Study: Machine learning algorithms formulate better building materials
Concrete is widely used in construction, but it has a large carbon footprint and is a key contributor to climate change. There is a more sustainable replacement called ‘foamed concrete,’ but finding the optimal mixture of ingredients to make it is complex, takes time and is costly.
Now a team of scientists is applying machine learning to predict the compressive qualities of concretes before manufacture, saving time, cost and reducing waste, according to a paper published in in Cement and Concrete Composites.
Foamed concrete, also known as lightweight cellular concrete or low-density foamed concrete, is made of cement, foaming agents, aggregate, and water. Its light cellular structure uses a binding mortar to support air voids, which ultimately reduces the weight of the building materials. It is already being used in the U.K., Canada and Korea.

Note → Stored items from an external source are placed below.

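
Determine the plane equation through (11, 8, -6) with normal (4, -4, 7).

The plane through P with normal n = (a, b, c) satisfies n·(r - P) = 0,
i.e. ax + by + cz = a·x₀ + b·y₀ + c·z₀.
d = 4·11 + (-4)·8 + 7·(-6)
  = 44 - 32 - 42
  = -30
Equation: 4x - 4y + 7z = -30

4x - 4y + 7z = -30


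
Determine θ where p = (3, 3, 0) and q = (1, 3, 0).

p·q = 3·1 + 3·3 + 0·0 = 3 + 9 + 0 = 12
|p| = √(3² + 3² + 0²) = √18 ≈ 4.243
|q| = √(1² + 3² + 0²) = √10 ≈ 3.162
cos θ = (p·q)/(|p||q|) = 12/(4.243·3.162) ≈ 0.8944
θ = arccos(0.8944) ≈ 26.57°

26.57°


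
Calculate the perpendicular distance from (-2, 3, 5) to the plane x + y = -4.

distance = |a·x₀ + b·y₀ + c·z₀ - d| / √(a² + b² + c²)
  = |1·(-2) + 1·3 + 0·5 - (-4)| / √(1² + 1² + 0²)
  = |-2 + 3 + 0 + 4| / √(1 + 1 + 0)
  = |5| / √2
  = 5 / 1.414
  ≈ 3.536

3.536


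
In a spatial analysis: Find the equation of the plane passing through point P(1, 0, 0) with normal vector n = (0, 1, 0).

The plane through P with normal n = (a, b, c) satisfies n·(r - P) = 0,
i.e. ax + by + cz = a·x₀ + b·y₀ + c·z₀.
d = 0·1 + 1·0 + 0·0
  = 0 + 0 + 0
  = 0
Equation: y = 0

y = 0


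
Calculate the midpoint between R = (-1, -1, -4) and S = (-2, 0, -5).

M = ((x₁+x₂)/2, (y₁+y₂)/2, (z₁+z₂)/2)
  = ((-1 - 2)/2, (-1 + 0)/2, (-4 - 5)/2)
  = (-3/2, -1/2, -9/2)
  = (-1.5, -0.5, -4.5)

(-1.5, -0.5, -4.5)


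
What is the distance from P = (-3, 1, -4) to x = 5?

distance = |a·x₀ + b·y₀ + c·z₀ - d| / √(a² + b² + c²)
  = |1·(-3) + 0·1 + 0·(-4) - 5| / √(1² + 0² + 0²)
  = |-3 + 0 + 0 - 5| / √(1 + 0 + 0)
  = |-8| / √1
  = 8 / 1
  ≈ 8

8


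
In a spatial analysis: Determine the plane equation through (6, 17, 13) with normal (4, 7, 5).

The plane through P with normal n = (a, b, c) satisfies n·(r - P) = 0,
i.e. ax + by + cz = a·x₀ + b·y₀ + c·z₀.
d = 4·6 + 7·17 + 5·13
  = 24 + 119 + 65
  = 208
Equation: 4x + 7y + 5z = 208

4x + 7y + 5z = 208


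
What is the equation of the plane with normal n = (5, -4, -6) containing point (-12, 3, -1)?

The plane through P with normal n = (a, b, c) satisfies n·(r - P) = 0,
i.e. ax + by + cz = a·x₀ + b·y₀ + c·z₀.
d = 5·(-12) + (-4)·3 + (-6)·(-1)
  = -60 - 12 + 6
  = -66
Equation: 5x - 4y - 6z = -66

5x - 4y - 6z = -66


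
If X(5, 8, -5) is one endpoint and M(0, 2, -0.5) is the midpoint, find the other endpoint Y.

Y = 2M - X
  = (2·0 - 5, 2·2 - 8, 2·(-0.5) - (-5))
  = (0 - 5, 4 - 8, -1 + 5)
  = (-5, -4, 4)

(-5, -4, 4)


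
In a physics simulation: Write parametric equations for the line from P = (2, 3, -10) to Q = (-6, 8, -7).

Direction vector d = Q - P = (-6 - 2, 8 - 3, -7 + 10) = (-8, 5, 3)
Parametric form r = P + t·d:
x = 2 - 8t, y = 3 + 5t, z = -10 + 3t

x = 2 - 8t, y = 3 + 5t, z = -10 + 3t


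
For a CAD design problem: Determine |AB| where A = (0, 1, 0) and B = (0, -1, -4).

d = √[(x₂-x₁)² + (y₂-y₁)² + (z₂-z₁)²]
  = √[0² + (-2)² + (-4)²]
  = √[0 + 4 + 16]
  = √20
  ≈ 4.472

4.472


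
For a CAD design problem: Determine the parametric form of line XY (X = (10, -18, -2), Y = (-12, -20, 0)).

Direction vector d = Y - X = (-12 - 10, -20 + 18, 0 + 2) = (-22, -2, 2)
Parametric form r = X + t·d:
x = 10 - 22t, y = -18 - 2t, z = -2 + 2t

x = 10 - 22t, y = -18 - 2t, z = -2 + 2t


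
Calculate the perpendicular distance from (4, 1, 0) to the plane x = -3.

distance = |a·x₀ + b·y₀ + c·z₀ - d| / √(a² + b² + c²)
  = |1·4 + 0·1 + 0·0 - (-3)| / √(1² + 0² + 0²)
  = |4 + 0 + 0 + 3| / √(1 + 0 + 0)
  = |7| / √1
  = 7 / 1
  ≈ 7

7


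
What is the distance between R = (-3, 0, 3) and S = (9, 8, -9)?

d = √[(x₂-x₁)² + (y₂-y₁)² + (z₂-z₁)²]
  = √[12² + 8² + (-12)²]
  = √[144 + 64 + 144]
  = √352
  ≈ 18.76

18.76


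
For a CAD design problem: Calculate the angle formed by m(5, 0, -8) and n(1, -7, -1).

m·n = 5·1 + 0·(-7) + (-8)·(-1) = 5 + 0 + 8 = 13
|m| = √(5² + 0² + (-8)²) = √89 ≈ 9.434
|n| = √(1² + (-7)² + (-1)²) = √51 ≈ 7.141
cos θ = (m·n)/(|m||n|) = 13/(9.434·7.141) ≈ 0.193
θ = arccos(0.193) ≈ 78.87°

78.87°


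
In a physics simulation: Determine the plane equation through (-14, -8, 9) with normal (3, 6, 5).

The plane through P with normal n = (a, b, c) satisfies n·(r - P) = 0,
i.e. ax + by + cz = a·x₀ + b·y₀ + c·z₀.
d = 3·(-14) + 6·(-8) + 5·9
  = -42 - 48 + 45
  = -45
Equation: 3x + 6y + 5z = -45

3x + 6y + 5z = -45


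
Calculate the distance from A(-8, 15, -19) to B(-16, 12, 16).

d = √[(x₂-x₁)² + (y₂-y₁)² + (z₂-z₁)²]
  = √[(-8)² + (-3)² + 35²]
  = √[64 + 9 + 1225]
  = √1298
  ≈ 36.03

36.03


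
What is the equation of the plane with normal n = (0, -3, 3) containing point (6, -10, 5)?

The plane through P with normal n = (a, b, c) satisfies n·(r - P) = 0,
i.e. ax + by + cz = a·x₀ + b·y₀ + c·z₀.
d = 0·6 + (-3)·(-10) + 3·5
  = 0 + 30 + 15
  = 45
Equation: -3y + 3z = 45

-3y + 3z = 45


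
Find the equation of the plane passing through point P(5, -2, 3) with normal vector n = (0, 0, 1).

The plane through P with normal n = (a, b, c) satisfies n·(r - P) = 0,
i.e. ax + by + cz = a·x₀ + b·y₀ + c·z₀.
d = 0·5 + 0·(-2) + 1·3
  = 0 + 0 + 3
  = 3
Equation: z = 3

z = 3


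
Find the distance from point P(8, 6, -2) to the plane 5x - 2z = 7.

distance = |a·x₀ + b·y₀ + c·z₀ - d| / √(a² + b² + c²)
  = |5·8 + 0·6 + (-2)·(-2) - 7| / √(5² + 0² + (-2)²)
  = |40 + 0 + 4 - 7| / √(25 + 0 + 4)
  = |37| / √29
  = 37 / 5.385
  ≈ 6.871

6.871


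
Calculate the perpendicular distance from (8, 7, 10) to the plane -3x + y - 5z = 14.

distance = |a·x₀ + b·y₀ + c·z₀ - d| / √(a² + b² + c²)
  = |(-3)·8 + 1·7 + (-5)·10 - 14| / √((-3)² + 1² + (-5)²)
  = |-24 + 7 - 50 - 14| / √(9 + 1 + 25)
  = |-81| / √35
  = 81 / 5.916
  ≈ 13.69

13.69


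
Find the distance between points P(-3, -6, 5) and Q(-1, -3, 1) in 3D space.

d = √[(x₂-x₁)² + (y₂-y₁)² + (z₂-z₁)²]
  = √[2² + 3² + (-4)²]
  = √[4 + 9 + 16]
  = √29
  ≈ 5.385

5.385


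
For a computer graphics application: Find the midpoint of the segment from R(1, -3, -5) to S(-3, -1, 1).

M = ((x₁+x₂)/2, (y₁+y₂)/2, (z₁+z₂)/2)
  = ((1 - 3)/2, (-3 - 1)/2, (-5 + 1)/2)
  = (-2/2, -4/2, -4/2)
  = (-1, -2, -2)

(-1, -2, -2)


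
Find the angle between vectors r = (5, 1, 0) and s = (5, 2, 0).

r·s = 5·5 + 1·2 + 0·0 = 25 + 2 + 0 = 27
|r| = √(5² + 1² + 0²) = √26 ≈ 5.099
|s| = √(5² + 2² + 0²) = √29 ≈ 5.385
cos θ = (r·s)/(|r||s|) = 27/(5.099·5.385) ≈ 0.9833
θ = arccos(0.9833) ≈ 10.49°

10.49°


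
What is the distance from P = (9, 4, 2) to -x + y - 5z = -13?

distance = |a·x₀ + b·y₀ + c·z₀ - d| / √(a² + b² + c²)
  = |(-1)·9 + 1·4 + (-5)·2 - (-13)| / √((-1)² + 1² + (-5)²)
  = |-9 + 4 - 10 + 13| / √(1 + 1 + 25)
  = |-2| / √27
  = 2 / 5.196
  ≈ 0.3849

0.3849


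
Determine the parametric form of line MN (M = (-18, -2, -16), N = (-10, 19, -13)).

Direction vector d = N - M = (-10 + 18, 19 + 2, -13 + 16) = (8, 21, 3)
Parametric form r = M + t·d:
x = -18 + 8t, y = -2 + 21t, z = -16 + 3t

x = -18 + 8t, y = -2 + 21t, z = -16 + 3t


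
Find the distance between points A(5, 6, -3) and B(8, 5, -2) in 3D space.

d = √[(x₂-x₁)² + (y₂-y₁)² + (z₂-z₁)²]
  = √[3² + (-1)² + 1²]
  = √[9 + 1 + 1]
  = √11
  ≈ 3.317

3.317


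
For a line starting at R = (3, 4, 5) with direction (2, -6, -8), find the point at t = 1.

P(t) = R + t·d
  = (3 + 2·1, 4 + (-6)·1, 5 + (-8)·1)
  = (3 + 2, 4 - 6, 5 - 8)
  = (5, -2, -3)

(5, -2, -3)


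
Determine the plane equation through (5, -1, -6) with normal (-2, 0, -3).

The plane through P with normal n = (a, b, c) satisfies n·(r - P) = 0,
i.e. ax + by + cz = a·x₀ + b·y₀ + c·z₀.
d = (-2)·5 + 0·(-1) + (-3)·(-6)
  = -10 + 0 + 18
  = 8
Equation: -2x - 3z = 8

-2x - 3z = 8


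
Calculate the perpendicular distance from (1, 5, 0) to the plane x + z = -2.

distance = |a·x₀ + b·y₀ + c·z₀ - d| / √(a² + b² + c²)
  = |1·1 + 0·5 + 1·0 - (-2)| / √(1² + 0² + 1²)
  = |1 + 0 + 0 + 2| / √(1 + 0 + 1)
  = |3| / √2
  = 3 / 1.414
  ≈ 2.121

2.121


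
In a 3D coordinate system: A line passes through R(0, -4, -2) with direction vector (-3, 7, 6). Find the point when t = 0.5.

P(t) = R + t·d
  = (0 + (-3)·0.5, -4 + 7·0.5, -2 + 6·0.5)
  = (0 - 1.5, -4 + 3.5, -2 + 3)
  = (-1.5, -0.5, 1)

(-1.5, -0.5, 1)


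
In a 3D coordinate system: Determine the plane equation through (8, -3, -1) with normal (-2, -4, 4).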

The material has excellent physical, mechanical, and physiochemical properties for construction. The type of foaming agent, granulometry of aggregates and cement minerology are variables that can be optimized. Water quality, mixture proportions, and the uniformity and type of pores are other important characteristics. Furthermore, the curing method plays a role in the end product.
AI-based models have the capability to optimize the mixture of foamed concrete materials for high strength-to-weight ratio for structural product performance. It can also find the best formula for energy consumption, thermal conductivity, and fire resistance.
Currently, scientists use empirical models based on complex complications to factor in characteristics, such as the relationship between compressive strength and material properties. The paper focused on using machine learning to forecast the compressive properties of concretes before production. Machine learning can help predict structural behavior.
The researchers used three machine learning algorithms with nonlinear capabilities: GBT, GEP, and ANN. The GBT model performed the best with the highest validation data. Sand to cement ratios and water to cement ratios were analyzed using parametric analysis.
The research showed a high correlation between compressive strength and foamed concrete density. The algorithms demonstrated an accurate prediction of the compressive strength of foamed concrete, proving how machine learning can accurately optimize foamed concrete for the construction industry.
The team suggested future studies could involve varying the foaming agent dosages in the machine learning algorithms to find an improved formula for foamed concrete.